Questa sera la bruna è scesa alle undici, braghe nere e top
bianco sotto la giacca nera. Per un attimo il passaggio del bus
la nasconde alla vista, ma è un attimo e subito riappare
mentre cammina con passo deciso. La bruna ora sfilerà davanti
al Lenzi, lui la vedrà prima davanti, poi di fianco, infine
dietro. Malgrado lei cammini sulla via al di là della strada
il Lenzi riesce a osservarla bene: più della vista talvolta
serve la concentrazione. Ad un tratto la bruna svolta nella laterale
allora il Lenzi chiude gli occhi e tende l’orecchio per seguirne
il ticchettare dei passi. Ad ogni passo il suono è andato
assottigliandosi, per un attimo è scomparso del tutto per
via di qualche rumore di auto in transito, poi è tornato,
flebile però, sempre più flebile fino a dissolversi
del tutto. Il Lenzi allora riapre gli occhi, si alza e lega il cane
al guinzaglio: è ora di riprendere la passeggiata. Per tutto
il tempo del passaggio della bruna la Solitudine si è un
poco scostata per un senso di rispetto, una gentilezza da poco,
in fin dei conti in quel tempo non l’ha mai abbandonato. Pochi
passi e poi il Lenzi rincaserà, il cagnetto ha fatto pipì
a sufficienza ed è certo che stanotte dormirà tranquillo.
Prima però vuole incrociare una prostituta, in fin dei conti
è pur sempre un uomo e che la bruna sia un’altra cosa
non vuol dire che sulle donne non faccia qualche fantasia.

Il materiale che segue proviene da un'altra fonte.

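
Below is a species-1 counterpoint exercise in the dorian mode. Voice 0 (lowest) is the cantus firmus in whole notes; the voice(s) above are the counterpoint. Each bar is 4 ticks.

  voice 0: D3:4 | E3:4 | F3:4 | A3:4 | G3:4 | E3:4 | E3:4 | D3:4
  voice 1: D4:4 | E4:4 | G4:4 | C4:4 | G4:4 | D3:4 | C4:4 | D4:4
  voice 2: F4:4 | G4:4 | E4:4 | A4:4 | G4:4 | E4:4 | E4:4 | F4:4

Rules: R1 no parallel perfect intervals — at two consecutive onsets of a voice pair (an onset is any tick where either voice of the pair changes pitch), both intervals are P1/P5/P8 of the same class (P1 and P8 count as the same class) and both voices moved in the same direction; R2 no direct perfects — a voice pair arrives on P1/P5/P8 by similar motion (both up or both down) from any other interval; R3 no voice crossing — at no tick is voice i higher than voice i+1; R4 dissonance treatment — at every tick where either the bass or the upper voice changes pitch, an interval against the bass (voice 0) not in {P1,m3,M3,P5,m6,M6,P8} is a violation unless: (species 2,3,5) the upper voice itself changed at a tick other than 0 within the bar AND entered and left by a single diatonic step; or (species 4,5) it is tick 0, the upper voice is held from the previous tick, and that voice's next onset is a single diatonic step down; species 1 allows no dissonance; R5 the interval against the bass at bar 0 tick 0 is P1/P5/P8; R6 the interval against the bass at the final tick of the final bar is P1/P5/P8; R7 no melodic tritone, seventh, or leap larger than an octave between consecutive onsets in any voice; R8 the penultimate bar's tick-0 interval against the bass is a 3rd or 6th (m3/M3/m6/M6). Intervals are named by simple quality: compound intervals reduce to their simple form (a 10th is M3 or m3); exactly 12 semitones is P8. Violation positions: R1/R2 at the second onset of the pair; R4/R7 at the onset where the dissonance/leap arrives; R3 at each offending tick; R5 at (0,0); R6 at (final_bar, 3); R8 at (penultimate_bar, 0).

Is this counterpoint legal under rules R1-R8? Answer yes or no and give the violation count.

bar 0: v0=D3 v1=D4 v2=F4 (m3)
bar 1: v0=E3 v1=E4 v2=G4 (m3)
bar 2: v0=F3 v1=G4 v2=E4 (M7)
bar 3: v0=A3 v1=C4 v2=A4 (P8)
bar 4: v0=G3 v1=G4 v2=G4 (P8)
bar 5: v0=E3 v1=D3 v2=E4 (P8)
bar 6: v0=E3 v1=C4 v2=E4 (P8)
bar 7: v0=D3 v1=D4 v2=F4 (m3)
  R5 @ bar0.0: opens on m3
  R1 @ bar1.0: D3/D4 P8 -> E3/E4 P8 similar
  R3 @ bar2.0: G4 above E4
  R4 @ bar2.0: F3/G4 M2 untreated
  R4 @ bar2.0: F3/E4 M7 untreated
  R3 @ bar2.1: G4 above E4
  R3 @ bar2.2: G4 above E4
  R3 @ bar2.3: G4 above E4
  R2 @ bar3.0: F3/E4 M7 -> A3/A4 P8 similar
  R1 @ bar4.0: A3/A4 P8 -> G3/G4 P8 similar
  R1 @ bar5.0: G3/G4 P8 -> E3/E4 P8 similar
  R3 @ bar5.0: E3 above D3
  R4 @ bar5.0: E3/D3 M2 untreated
  R7 @ bar5.0: G4->D3 leap 17st
  R3 @ bar5.1: E3 above D3
  R3 @ bar5.2: E3 above D3
  R3 @ bar5.3: E3 above D3
  R7 @ bar6.0: D3->C4 leap 10st
  R8 @ bar6.0: penult P8 not 3rd/6th
  R6 @ bar7.3: closes on m3

No (20 violations)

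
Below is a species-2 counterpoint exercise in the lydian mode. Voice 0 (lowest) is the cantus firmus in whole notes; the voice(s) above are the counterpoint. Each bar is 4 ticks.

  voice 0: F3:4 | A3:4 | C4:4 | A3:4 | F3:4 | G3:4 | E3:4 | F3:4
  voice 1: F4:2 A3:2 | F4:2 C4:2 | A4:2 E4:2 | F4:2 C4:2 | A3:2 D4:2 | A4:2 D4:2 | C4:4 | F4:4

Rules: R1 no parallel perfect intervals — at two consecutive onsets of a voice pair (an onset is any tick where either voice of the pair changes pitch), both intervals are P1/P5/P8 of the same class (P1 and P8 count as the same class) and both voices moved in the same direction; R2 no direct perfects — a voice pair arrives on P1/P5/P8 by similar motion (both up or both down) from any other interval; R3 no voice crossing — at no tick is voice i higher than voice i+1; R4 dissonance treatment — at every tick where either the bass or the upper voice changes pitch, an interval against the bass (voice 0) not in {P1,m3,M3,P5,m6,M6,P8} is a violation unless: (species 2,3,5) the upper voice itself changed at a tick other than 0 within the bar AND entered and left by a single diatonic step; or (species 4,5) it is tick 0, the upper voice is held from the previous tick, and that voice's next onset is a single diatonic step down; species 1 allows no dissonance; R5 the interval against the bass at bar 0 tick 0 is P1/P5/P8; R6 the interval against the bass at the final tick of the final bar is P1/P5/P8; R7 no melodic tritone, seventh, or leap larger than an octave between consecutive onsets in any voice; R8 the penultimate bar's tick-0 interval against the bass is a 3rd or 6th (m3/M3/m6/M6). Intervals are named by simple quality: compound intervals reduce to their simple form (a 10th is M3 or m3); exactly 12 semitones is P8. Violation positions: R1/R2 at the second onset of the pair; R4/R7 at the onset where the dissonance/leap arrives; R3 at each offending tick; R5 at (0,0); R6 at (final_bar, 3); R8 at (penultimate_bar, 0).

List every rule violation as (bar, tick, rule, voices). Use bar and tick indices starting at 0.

(5, 0, R4, (0, 1))
(7, 0, R2, (0, 1))

bar 0: v0=F3 v1=F4 downbeat P8
bar 1: v0=A3 v1=F4 downbeat m6
bar 2: v0=C4 v1=A4 downbeat M6
bar 3: v0=A3 v1=F4 downbeat m6
bar 4: v0=F3 v1=A3 downbeat M3
bar 5: v0=G3 v1=A4 downbeat M2
bar 6: v0=E3 v1=C4 downbeat m6
bar 7: v0=F3 v1=F4 downbeat P8
  -> R4 @ bar 5 tick 0 v(0, 1): G3/A4 M2 untreated
  -> R2 @ bar 7 tick 0 v(0, 1): E3/C4 m6 -> F3/F4 P8 similar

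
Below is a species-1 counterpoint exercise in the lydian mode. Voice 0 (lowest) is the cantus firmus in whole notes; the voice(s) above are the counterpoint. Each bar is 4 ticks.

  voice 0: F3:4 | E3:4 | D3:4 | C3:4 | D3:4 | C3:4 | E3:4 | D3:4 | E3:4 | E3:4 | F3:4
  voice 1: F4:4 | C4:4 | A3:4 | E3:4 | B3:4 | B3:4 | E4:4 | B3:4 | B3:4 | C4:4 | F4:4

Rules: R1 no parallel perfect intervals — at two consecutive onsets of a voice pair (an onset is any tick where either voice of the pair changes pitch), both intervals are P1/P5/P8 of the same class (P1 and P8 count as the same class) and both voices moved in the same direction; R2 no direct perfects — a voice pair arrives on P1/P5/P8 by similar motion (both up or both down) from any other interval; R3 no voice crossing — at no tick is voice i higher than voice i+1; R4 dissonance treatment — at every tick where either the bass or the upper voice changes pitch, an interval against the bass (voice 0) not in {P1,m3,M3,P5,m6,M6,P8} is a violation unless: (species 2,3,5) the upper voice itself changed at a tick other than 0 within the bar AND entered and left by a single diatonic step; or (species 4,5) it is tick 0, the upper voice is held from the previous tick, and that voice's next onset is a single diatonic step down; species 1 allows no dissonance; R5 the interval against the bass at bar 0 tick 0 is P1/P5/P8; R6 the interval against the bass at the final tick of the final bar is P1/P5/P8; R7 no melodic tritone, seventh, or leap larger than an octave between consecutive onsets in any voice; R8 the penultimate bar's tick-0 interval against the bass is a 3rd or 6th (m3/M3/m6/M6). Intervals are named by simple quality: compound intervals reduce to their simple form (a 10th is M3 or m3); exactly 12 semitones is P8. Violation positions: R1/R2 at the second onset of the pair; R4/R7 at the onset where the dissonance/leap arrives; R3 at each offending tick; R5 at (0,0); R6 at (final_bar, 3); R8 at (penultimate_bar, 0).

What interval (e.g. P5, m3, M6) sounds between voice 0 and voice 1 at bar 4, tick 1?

M6

voice 0=D3 voice 1=B3 -> M6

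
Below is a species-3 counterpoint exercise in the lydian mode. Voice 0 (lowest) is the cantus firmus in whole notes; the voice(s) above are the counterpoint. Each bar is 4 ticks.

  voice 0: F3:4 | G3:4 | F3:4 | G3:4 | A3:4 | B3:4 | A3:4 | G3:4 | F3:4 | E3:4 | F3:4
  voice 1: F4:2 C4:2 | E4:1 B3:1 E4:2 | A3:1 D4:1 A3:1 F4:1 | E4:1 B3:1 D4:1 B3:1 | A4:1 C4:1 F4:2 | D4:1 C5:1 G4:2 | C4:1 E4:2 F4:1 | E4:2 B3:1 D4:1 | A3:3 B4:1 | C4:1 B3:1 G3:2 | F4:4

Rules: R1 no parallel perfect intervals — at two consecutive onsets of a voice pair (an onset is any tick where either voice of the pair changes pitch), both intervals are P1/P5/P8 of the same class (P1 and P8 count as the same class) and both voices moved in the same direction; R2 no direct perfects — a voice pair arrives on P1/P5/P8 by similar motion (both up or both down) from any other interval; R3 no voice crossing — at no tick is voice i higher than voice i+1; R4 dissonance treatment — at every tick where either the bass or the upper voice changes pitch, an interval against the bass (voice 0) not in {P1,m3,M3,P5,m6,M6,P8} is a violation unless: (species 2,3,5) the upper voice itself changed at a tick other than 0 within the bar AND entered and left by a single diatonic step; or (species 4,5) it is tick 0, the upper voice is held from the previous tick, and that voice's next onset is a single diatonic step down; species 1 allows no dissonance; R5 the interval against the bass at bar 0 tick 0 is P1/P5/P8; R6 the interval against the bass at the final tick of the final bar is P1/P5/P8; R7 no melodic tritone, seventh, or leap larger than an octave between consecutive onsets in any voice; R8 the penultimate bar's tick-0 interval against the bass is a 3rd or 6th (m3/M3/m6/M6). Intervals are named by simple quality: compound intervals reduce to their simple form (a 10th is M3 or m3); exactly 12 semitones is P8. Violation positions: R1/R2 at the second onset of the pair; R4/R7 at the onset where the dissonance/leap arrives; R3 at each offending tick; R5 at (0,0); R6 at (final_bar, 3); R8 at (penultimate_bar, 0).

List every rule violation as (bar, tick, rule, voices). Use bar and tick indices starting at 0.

(4, 0, R2, (0, 1))
(4, 0, R7, (1,))
(5, 1, R4, (0, 1))
(5, 1, R7, (1,))
(8, 3, R4, (0, 1))
(8, 3, R7, (1,))
(9, 0, R7, (1,))
(10, 0, R2, (0, 1))
(10, 0, R7, (1,))

bar 0: v0=F3 v1=F4 downbeat P8
bar 1: v0=G3 v1=E4 downbeat M6
bar 2: v0=F3 v1=A3 downbeat M3
bar 3: v0=G3 v1=E4 downbeat M6
bar 4: v0=A3 v1=A4 downbeat P8
bar 5: v0=B3 v1=D4 downbeat m3
bar 6: v0=A3 v1=C4 downbeat m3
bar 7: v0=G3 v1=E4 downbeat M6
bar 8: v0=F3 v1=A3 downbeat M3
bar 9: v0=E3 v1=C4 downbeat m6
bar 10: v0=F3 v1=F4 downbeat P8
  -> R2 @ bar 4 tick 0 v(0, 1): G3/B3 M3 -> A3/A4 P8 similar
  -> R7 @ bar 4 tick 0 v(1,): B3->A4 leap 10st
  -> R4 @ bar 5 tick 1 v(0, 1): B3/C5 m2 untreated
  -> R7 @ bar 5 tick 1 v(1,): D4->C5 leap 10st
  -> R4 @ bar 8 tick 3 v(0, 1): F3/B4 TT untreated
  -> R7 @ bar 8 tick 3 v(1,): A3->B4 leap 14st
  -> R7 @ bar 9 tick 0 v(1,): B4->C4 leap 11st
  -> R2 @ bar 10 tick 0 v(0, 1): E3/G3 m3 -> F3/F4 P8 similar
  -> R7 @ bar 10 tick 0 v(1,): G3->F4 leap 10st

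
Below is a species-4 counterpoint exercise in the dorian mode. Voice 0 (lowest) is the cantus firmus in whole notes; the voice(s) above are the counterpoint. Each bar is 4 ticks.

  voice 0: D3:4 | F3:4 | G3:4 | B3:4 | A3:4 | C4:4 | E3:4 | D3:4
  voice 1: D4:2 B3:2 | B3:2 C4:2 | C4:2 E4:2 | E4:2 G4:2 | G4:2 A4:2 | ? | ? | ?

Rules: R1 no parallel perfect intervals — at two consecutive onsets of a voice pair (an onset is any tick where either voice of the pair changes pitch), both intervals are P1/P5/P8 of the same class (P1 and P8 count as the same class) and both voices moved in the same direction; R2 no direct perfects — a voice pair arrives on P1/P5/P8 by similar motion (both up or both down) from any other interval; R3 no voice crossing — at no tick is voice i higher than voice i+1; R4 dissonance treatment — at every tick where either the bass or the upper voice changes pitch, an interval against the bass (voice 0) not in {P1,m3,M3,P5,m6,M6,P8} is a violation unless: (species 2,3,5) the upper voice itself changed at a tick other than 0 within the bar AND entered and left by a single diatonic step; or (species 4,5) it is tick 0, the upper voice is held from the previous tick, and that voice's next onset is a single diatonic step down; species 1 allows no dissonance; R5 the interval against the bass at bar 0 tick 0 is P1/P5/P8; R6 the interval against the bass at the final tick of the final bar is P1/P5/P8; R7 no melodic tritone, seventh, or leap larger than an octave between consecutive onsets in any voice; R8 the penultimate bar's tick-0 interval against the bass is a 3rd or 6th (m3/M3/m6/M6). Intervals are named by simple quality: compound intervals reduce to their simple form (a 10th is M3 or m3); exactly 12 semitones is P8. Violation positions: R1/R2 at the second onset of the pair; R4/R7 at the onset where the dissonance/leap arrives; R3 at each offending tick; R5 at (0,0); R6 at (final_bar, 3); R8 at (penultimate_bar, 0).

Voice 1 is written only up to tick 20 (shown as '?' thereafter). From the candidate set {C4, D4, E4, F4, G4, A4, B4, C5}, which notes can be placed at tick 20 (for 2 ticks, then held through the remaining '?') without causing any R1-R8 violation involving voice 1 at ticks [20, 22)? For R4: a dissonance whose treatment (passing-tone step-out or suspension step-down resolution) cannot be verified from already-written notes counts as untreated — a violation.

C4: legal
D4: violates R4
E4: legal
F4: violates R4
G4: legal
A4: legal
B4: violates R4
C5: violates R1

{A4, C4, E4, G4}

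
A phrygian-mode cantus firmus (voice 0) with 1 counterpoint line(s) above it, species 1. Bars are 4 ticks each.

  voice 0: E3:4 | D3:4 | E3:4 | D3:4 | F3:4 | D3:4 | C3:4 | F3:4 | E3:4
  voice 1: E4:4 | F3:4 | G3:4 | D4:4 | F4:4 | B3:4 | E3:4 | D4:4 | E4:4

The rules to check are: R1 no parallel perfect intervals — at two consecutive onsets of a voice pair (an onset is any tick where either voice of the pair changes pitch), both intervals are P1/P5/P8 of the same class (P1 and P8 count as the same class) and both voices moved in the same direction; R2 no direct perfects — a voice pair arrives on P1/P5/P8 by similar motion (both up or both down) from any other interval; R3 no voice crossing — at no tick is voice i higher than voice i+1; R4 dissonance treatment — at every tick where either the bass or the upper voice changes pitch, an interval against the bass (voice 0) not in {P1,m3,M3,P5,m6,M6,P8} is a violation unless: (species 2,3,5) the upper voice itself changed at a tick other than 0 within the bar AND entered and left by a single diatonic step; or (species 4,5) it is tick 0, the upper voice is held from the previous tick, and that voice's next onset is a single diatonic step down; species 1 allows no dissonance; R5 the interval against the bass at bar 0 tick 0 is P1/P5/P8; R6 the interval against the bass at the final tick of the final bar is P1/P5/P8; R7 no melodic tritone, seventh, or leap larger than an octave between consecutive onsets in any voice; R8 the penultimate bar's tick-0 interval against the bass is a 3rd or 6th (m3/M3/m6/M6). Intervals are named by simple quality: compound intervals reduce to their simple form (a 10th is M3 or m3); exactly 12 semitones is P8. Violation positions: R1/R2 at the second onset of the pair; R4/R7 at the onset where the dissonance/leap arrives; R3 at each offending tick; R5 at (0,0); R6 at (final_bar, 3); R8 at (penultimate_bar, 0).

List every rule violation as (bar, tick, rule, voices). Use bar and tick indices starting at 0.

(1, 0, R7, (1,))
(4, 0, R1, (0, 1))
(5, 0, R7, (1,))
(7, 0, R7, (1,))

bar 0: v0=E3 v1=E4 downbeat P8
bar 1: v0=D3 v1=F3 downbeat m3
bar 2: v0=E3 v1=G3 downbeat m3
bar 3: v0=D3 v1=D4 downbeat P8
bar 4: v0=F3 v1=F4 downbeat P8
bar 5: v0=D3 v1=B3 downbeat M6
bar 6: v0=C3 v1=E3 downbeat M3
bar 7: v0=F3 v1=D4 downbeat M6
bar 8: v0=E3 v1=E4 downbeat P8
  -> R7 @ bar 1 tick 0 v(1,): E4->F3 leap 11st
  -> R1 @ bar 4 tick 0 v(0, 1): D3/D4 P8 -> F3/F4 P8 similar
  -> R7 @ bar 5 tick 0 v(1,): F4->B3 leap 6st
  -> R7 @ bar 7 tick 0 v(1,): E3->D4 leap 10st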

Tra tutte
le laterali che incrociano via delle Bagasce ed è possibile
incrociare una prostituta, il Lenzi ha deputato ‘via Cavallotti’
come meta del suo pellegrinaggio: purtroppo non sempre la prostituta
è presente, vuoi perché impegnata con un cliente vuoi
perché si è piazzata altrove. Purtroppo, soprattutto,
è raro che sia sempre la stessa. Per un verso al Lenzi piace
che la donna all’angolo abbia sempre un volto e un corpo diverso,
i suoi ormoni festeggiano davanti alla varietà tuttavia…tuttavia
se fosse sempre la stessa potrebbe avere almeno la complicità
di uno sguardo, al Lenzi basterebbe questo, e poi ognuno via con
la propria solitudine.
Stasera l’angolo è sgombro e al Lenzi non rimane che
fare marcia indietro e dirigersi verso casa. Per la strada nessuno,
solo un uomo con shorts e canottiera, e un cane. Poco più
dietro, invisibile, la Solitudine o le Solitudini, fate voi, quella
del Lenzi e quella di un cagnetto a cui nessuno, compreso il Lenzi,
per tutta la sera ha fatto almeno una carezza.